Why is $\frac{10}{8.1}$ so weird? Here's something I came across last night:
$$\frac{10}{8.1} = 1.23456790123456790123456790123456...$$
Notice there is no "8" repeating in the decimal. But all the other digits are there, in order: $012345679...$
Why is this?
Also I noticed if I took the square root of it, more weirdness appeared:
$$\sqrt{\frac{10}{8.1}} = 1.111111111... = \frac{10}{9}$$
What in the world is going on here?
 A: You might actually think of this as having all the numbers 1 to 10 in its period, but since 10 has two digits, you get a carry:
  1.000000000
+ 0.200000000
+ 0.030000000
+ 0.004000000
+ 0.000500000
+ 0.000060000
+ 0.000007000
+ 0.000000800
+ 0.000000090
+ 0.000000010
-------------
carry:    1
-------------
  1.234567900

That this summing is what really happens is explained in Christian Blatters answer, here you see why the 8 is "missing": it get's a carry 1 so it becomes a 9 instead.
A: I think you answered your question already: 
$$\frac{10}{8.1} = \frac{100}{81} = (1.11111\cdots)^2 = (1.11111\cdots) (1+ 0.1 + 0.01 + 0.001 + \cdots)$$ 
is really
$$\begin{array}{cr}& 1.1111111111111111 \cdots \\ + &.1111111111111111\cdots \\ + &.0111111111111111\cdots \\ + &.0011111111111111 \cdots \\ \vdots& \vdots \end{array} $$
If you take a look at the $9$-th decimal place, you have nine $1$'s on top, but an extra $1$ coming from the $10$-th decimal place.
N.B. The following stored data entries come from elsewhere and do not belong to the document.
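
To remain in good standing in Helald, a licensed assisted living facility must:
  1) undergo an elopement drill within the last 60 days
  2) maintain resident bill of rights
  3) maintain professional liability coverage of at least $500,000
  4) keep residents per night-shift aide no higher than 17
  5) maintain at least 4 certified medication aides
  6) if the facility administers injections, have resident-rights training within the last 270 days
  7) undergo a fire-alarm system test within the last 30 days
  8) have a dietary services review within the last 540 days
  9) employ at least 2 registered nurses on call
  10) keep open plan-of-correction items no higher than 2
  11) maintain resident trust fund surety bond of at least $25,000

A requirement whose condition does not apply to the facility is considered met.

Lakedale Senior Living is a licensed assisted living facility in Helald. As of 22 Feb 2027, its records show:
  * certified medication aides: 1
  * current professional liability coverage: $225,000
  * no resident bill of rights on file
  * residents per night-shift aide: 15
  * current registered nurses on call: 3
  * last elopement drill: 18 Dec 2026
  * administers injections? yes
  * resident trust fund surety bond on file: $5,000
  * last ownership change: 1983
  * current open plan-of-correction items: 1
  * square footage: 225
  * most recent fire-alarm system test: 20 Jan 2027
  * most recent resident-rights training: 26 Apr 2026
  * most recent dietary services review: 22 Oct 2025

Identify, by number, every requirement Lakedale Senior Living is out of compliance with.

1. elopement drill 66 days ago vs limit 60 → not met
2. resident bill of rights absent → not met
3. professional liability coverage $225,000 < $500,000 → not met
4. residents per night-shift aide 15 ≤ 17 → met
5. certified medication aides 1 < 4 → not met
6. condition 'administers injections' holds; resident-rights training 302 days ago vs limit 270 → not met
7. fire-alarm system test 33 days ago vs limit 30 → not met
8. dietary services review 488 days ago vs limit 540 → met
9. registered nurses on call 3 ≥ 2 → met
10. open plan-of-correction items 1 ≤ 2 → met
11. resident trust fund surety bond $5,000 < $25,000 → not met
Not met: 1, 2, 3, 5, 6, 7, 11

1, 2, 3, 5, 6, 7, 11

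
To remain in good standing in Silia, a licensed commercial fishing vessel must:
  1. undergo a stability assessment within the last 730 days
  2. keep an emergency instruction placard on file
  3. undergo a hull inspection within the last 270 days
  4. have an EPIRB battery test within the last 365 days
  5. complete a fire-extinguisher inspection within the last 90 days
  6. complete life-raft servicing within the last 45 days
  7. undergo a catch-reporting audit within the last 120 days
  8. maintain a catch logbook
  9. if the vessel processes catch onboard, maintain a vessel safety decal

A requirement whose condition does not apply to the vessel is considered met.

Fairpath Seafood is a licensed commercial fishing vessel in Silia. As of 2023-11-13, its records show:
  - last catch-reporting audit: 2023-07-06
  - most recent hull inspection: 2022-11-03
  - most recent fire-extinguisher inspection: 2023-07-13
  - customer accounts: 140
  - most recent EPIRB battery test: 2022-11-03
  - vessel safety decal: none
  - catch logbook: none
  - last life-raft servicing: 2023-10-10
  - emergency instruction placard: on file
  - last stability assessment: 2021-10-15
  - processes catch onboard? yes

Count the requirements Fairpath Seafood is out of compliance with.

7

1. stability assessment 759 days ago vs limit 730 → not met
2. emergency instruction placard present → met
3. hull inspection 375 days ago vs limit 270 → not met
4. EPIRB battery test 375 days ago vs limit 365 → not met
5. fire-extinguisher inspection 123 days ago vs limit 90 → not met
6. life-raft servicing 34 days ago vs limit 45 → met
7. catch-reporting audit 130 days ago vs limit 120 → not met
8. catch logbook absent → not met
9. condition 'processes catch onboard' holds; vessel safety decal absent → not met
Not met: 7 of 9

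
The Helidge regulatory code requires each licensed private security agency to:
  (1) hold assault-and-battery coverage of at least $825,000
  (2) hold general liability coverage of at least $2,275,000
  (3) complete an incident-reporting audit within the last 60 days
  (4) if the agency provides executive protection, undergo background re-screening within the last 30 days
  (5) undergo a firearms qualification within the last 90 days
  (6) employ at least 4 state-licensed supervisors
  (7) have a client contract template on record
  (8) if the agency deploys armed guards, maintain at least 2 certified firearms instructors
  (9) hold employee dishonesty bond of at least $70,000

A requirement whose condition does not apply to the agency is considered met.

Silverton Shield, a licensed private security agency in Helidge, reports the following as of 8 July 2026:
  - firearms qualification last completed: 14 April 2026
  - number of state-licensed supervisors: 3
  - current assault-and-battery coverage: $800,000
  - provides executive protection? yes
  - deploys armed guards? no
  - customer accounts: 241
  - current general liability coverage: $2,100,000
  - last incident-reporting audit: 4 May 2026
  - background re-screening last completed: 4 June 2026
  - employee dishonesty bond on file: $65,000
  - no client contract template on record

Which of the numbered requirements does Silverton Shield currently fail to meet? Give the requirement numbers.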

Then the $9$-th decimal place actually give a $1$ to the $8$-th, therefore killing that $8$ that should be in the $8$-th place. 
A: One more remark on this problem: to compute how many repeating decimals a fraction $\frac{p}{q}$ has, one has to compute the order of $10$ modulo $q$ (because then $\left(10^n-1\right)\frac{p}{q} \in \mathbb{Z}$ for the first time).
If we use the "Lifting the exponent lemma", we get that:
$$v_3(10^n-1) = v_3(10-1)+v_3(n) = 2+v_3(n)  $$
And this should equal $4$ because $81 = 3^4$. So $n = 9$.
A: actually it is not weird at all.. and you partly solved it
$$\frac{10}{8.1} = \frac{100}{81} = \frac{10 \times 10}{9 \times 9}$$ now if you take $999.999.999$ and divide it by $81$ you get $12.345.679$ that's how you can get the period... because now we get $$\frac{100}{81} = 100\frac{12.345.679}{999.999.999}$$ therefore its just constructed to be like this....
A: Taking the derivative of ${1\over 1-z}=\sum_{k=0}^\infty z^k$ gives
$${1\over(1-z)^2}=\sum_{k=0}^\infty(k+1)z^k\ .$$
If we put $z:={1\over10}$ here we obtain
$${10\over 8.1}={1\over\left(1-{1\over10}\right)^2}=\sum_{k=0}^\infty(k+1)\>10^{-k}=1.234567\ldots\quad.$$
(Of course this does not sufficiently explain the later digits.)